2oo tysięcy ludzi gotowych umrzeć na Marsie
Na kontrowersyjny projekt Mars-One, zakładający kolonizację Marsa bez powrotu na Ziemię, zgłosiło się ponad 200 tysięcy ludzi z całego świata, mimo że lot będzie trwał 250 dni.
Pomysłodawcą projektu jest holenderski przedsiębiorca Bas Landsdorp. Jego plan zakłada wysłanie w 2016 roku satelity komunikacyjnego na Marsa, a w 2023 roku pierwszych astronautów – kolonistów. Koszt ich wysłania szacuje się na około 6 mld dolarów. Po nich, co dwa lata następowałyby kolejne loty na Czerwoną Planetę. Aby obniżyć koszty, podróż będzie tylko w jedną stronę, a astronauci pozostaną tam do końca życia. Mimo tego nie brak chętnych na lot. Zgłosiło się już 202 586 osób z ponad 140 krajów. Większość wnioskodawców (47654) pochodzi z USA, ale jest także spora grupa z Indii (20747) i Chin (13176).

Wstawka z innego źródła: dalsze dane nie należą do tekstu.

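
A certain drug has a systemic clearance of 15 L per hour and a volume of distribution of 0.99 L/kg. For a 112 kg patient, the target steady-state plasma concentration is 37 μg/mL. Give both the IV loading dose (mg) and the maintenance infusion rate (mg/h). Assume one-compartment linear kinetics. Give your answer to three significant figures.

Vd(total) = 112 kg × 0.99 L/kg = 110.9 L
LD = Vd · C_target = 110.9 × 37 = 4103 mg
Maintenance: replace elimination → rate = CL × Css = 15.00 × 37 = 555.0 mg/h

(a) 4100 mg; (b) 555 mg/h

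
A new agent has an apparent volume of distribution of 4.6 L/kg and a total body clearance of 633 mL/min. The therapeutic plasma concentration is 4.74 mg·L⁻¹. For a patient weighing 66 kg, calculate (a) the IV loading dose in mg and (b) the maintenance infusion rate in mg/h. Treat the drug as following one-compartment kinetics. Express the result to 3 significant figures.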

Wstępna selekcja kandydatów, których czekają teraz testy psychologiczne i badania sprawności fizycznej, zakończyła się 31 sierpnia tego roku. Maksymalnie zostanie wybranych czterdziestu kandydatów, których czekają siedmioletnie szkolenia we współpracy z prywatną firmą SpaceX. Firma ta zaprojektowała statek kosmiczny o nazwie Dragon, który ma latać do Międzynarodowej Stacji Kosmicznej z żywnością i materiałami eksploatacyjnymi. Oczywiście koszty tego gigantycznego przedsięwzięcia są bardzo wysokie. Jednak i dla tego problemu znaleziono rozwiązanie. Mars One, oprócz sponsoringu, pozyskał stacje telewizyjne, które rozpropagują wyprawę, a i być może ostateczny wybór astronautów pozostawią w rękach widzów.
Szykuje się zatem największe i najdłużej trwające reality show. Gdzie wiadomo także, że dla firmy Mars One pracuje pomysłodawca Big Brotera. Transmisje na żywo z lotu na Marsa, a potem życie codzienne na Czerwonej Planecie mają szanse przyciągnąć miliony widzów.

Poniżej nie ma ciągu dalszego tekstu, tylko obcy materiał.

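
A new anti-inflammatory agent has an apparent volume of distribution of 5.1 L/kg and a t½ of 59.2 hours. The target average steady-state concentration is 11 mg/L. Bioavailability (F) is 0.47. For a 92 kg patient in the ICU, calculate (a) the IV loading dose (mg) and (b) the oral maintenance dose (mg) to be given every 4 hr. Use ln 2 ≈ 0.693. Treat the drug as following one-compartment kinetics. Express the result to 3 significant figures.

(a) 5160 mg; (b) 514 mg

Total Vd = 5.1 × 92 = 469.2 L
LD = Vd × C = 469.2 × 11 = 5161 mg
CL = 0.693 × Vd / t½ = 0.693 × 469.2 / 59.2 = 5.492 L/h
D = CL × Css × τ / F = 5.492 × 11 × 4 / 0.47 = 514.1 mg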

Pozostaje jednak pytanie, czy człowiek jest dostatecznie silny, nawet przez długotrwałe treningi, aby dostać się na Marsa? Lot zajmie 250 dni, w czasie których każdy z astronautów straci blisko połowę siły swoich mięśni z powodu stanu nieważkości. Nam pozostaje kibicować i wierzyć w potęgę człowieka.